On the morning of Sunday, December 15, the Damascus governor's office, on the second floor of a building in the center of the Syrian capital with an armed guard, was buzzing like a beehive. Former employees of the governorate, who had returned to their posts after the fall of Syrian dictator Bashar al-Assad a week earlier, were preparing for the arrival of the governor recently appointed by the Hayat Tahrir al-Sham group (HTS, or the Levant Liberation Organization, a former branch of al-Qaeda in Syria) – the new rulers of Syria.
They washed floors and removed faded pictures. They welcomed residents who had come to report a neighborhood problem or request a service. In the kitchen, employees chatted and smoked cigarettes, while coffee boiled on the stove. Former employees, some with more than 30 years' service, talked to those who had just been seconded from the salvation government set up by HTS in Idlib, its stronghold in the north-west of the country. The governor arrived, dressed in a navy three-piece suit, his shoes polished and his long beard neatly trimmed.

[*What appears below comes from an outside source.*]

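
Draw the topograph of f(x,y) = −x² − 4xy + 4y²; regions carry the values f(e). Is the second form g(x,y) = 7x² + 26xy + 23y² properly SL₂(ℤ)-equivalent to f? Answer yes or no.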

Maher Marwan settled himself on the sofa in his richly decorated, Damascene-style office. A native of the old city of Damascus, the 42-year-old was returning there for the first time, 12 years after fleeing the repression of the Assad regime. He is a product of the administration set up by HTS to manage the province of Idlib. Trained in Islamic law and administrative management, he has held positions in the group's ministries of awqaf (charitable endowments) and local development.